Ask Jeeves's Sampson said he surveyed the telecommunications landscape and was not particularly reassured by the financial position of other companies. AT&T was in the midst of a large corporate restructuring of its own. XO Communications Inc., an MCI rival, was also in bankruptcy, as were several other significant players in the market. MCI was hardly the only telecommunications company with ethical issues hanging over its head.

"We actually felt it was better to know the devil we do know rather than the devil we don't," Sampson said.

Having weathered the immediate storm, analysts said, MCI may find it increasingly difficult in the months and years ahead to compete for customers. The telecommunications industry is being roiled by enormous change. Consumers and businesses are growing increasingly reliant on wireless technologies for communication. They are becoming less dependent on the traditional wired network. Several start-up companies have promised deeply discounted calls that can be delivered over the Internet. New providers such as cable television companies are entering the marketplace.

Amid the new competition, analysts such as Kalla believe prices will continue to fall.
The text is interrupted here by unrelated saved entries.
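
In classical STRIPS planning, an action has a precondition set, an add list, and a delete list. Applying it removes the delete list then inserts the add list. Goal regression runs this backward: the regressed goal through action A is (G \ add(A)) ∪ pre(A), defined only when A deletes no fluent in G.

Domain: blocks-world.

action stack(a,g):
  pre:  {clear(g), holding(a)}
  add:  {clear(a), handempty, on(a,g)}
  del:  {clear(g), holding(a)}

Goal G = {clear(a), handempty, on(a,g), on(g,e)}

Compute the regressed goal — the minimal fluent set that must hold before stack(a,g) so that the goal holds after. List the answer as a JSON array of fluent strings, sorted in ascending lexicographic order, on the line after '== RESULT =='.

Compute (G \ add) ∪ pre:
  G ∩ del = {}  (empty — regression defined)
  G \ add = {clear(a), handempty, on(a,g), on(g,e)} \ {clear(a), handempty, on(a,g)} = {on(g,e)}
  ∪ pre   = {on(g,e)} ∪ {clear(g), holding(a)}
          = {clear(g), holding(a), on(g,e)}

== RESULT ==
["clear(g)", "holding(a)", "on(g,e)"]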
She estimates that industry revenue will decline to $70 billion from $100 billion over the next two to three years. "The name of the game is managing the half-life," Kalla said.

With so much uncertainty in the industry, the competition for stable, big-spending customers has increased dramatically. The biggest and most stable of all is the federal government. In the past two years, MCI's government sales division has seen revenue increase from just over $500 million to approximately $770 million.
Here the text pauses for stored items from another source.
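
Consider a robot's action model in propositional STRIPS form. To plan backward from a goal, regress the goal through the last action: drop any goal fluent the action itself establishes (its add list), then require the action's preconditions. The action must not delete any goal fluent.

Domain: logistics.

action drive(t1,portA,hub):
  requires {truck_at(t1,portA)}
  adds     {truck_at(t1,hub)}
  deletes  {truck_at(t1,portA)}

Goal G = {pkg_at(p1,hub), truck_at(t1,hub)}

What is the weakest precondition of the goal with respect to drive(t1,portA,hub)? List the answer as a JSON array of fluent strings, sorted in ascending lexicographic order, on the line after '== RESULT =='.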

But fighting to hold on to its government sales revenue was one of MCI's toughest battles. Not only did it have to reassure federal officials that it could handle the job, but it also had to fend off an effort by rival companies that wanted MCI disqualified as a government contractor because of its accounting troubles.

Several key members of Congress, including Senate Governmental Affairs Committee Chairman Susan Collins (R-Maine), signed on to the effort and became vocal critics of MCI and its dealings with the federal government. Collins argued that the federal government was effectively rewarding MCI for its unethical behavior.
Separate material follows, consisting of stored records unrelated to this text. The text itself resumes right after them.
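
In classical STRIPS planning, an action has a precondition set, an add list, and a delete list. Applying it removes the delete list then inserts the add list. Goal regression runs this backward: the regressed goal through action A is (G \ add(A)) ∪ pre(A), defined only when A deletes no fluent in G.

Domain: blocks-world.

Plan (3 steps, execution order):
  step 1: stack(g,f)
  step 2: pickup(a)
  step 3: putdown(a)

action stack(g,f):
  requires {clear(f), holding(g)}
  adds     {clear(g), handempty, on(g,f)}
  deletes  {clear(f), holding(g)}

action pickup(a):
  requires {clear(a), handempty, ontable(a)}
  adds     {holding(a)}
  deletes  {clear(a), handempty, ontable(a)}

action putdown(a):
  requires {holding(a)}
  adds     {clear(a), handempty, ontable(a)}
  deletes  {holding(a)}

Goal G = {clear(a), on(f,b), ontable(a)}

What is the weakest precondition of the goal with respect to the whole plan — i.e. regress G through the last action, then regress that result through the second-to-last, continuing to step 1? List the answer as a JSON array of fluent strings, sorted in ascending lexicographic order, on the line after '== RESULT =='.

Work backward from the goal:
  through step 3 (putdown(a)): drop {clear(a), ontable(a)}, keep {on(f,b)}, require {holding(a)}
    → {holding(a), on(f,b)}
  through step 2 (pickup(a)): drop {holding(a)}, keep {on(f,b)}, require {clear(a), handempty, ontable(a)}
    → {clear(a), handempty, on(f,b), ontable(a)}
  through step 1 (stack(g,f)): drop {handempty}, keep {clear(a), on(f,b), ontable(a)}, require {clear(f), holding(g)}
    → {clear(a), clear(f), holding(g), on(f,b), ontable(a)}

== RESULT ==
["clear(a)", "clear(f)", "holding(g)", "on(f,b)", "ontable(a)"]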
In the end, MCI prevailed. It kept its government contracts, largely for the same reason its large private customers decided to stick with the embattled telecommunications company -- switching would have been too disruptive.

Washington-based analyst Scott C. Cleland said that over the years MCI has become deeply enmeshed in the everyday business of the federal government. MCI is "integral to our law enforcement and national security apparatus. [MCI] is a strategic asset to our national security," Cleland said. There was just too much risk and too much expense associated with disconnecting from MCI's network and trying to plug into another, he said.

That's one reason many are not counting MCI out. Leaden said some of his clients are beginning to warm back up to MCI, including those who previously didn't want anything to do with it. "A lot of people don't want to be associated with that kind of unethical behavior," Leaden said.

Yet cutting prices and boosting customer service can go a long way toward to reviving the company's image, he said.

"I think [ethics] are a concern until the deal is really sweet," Leaden said.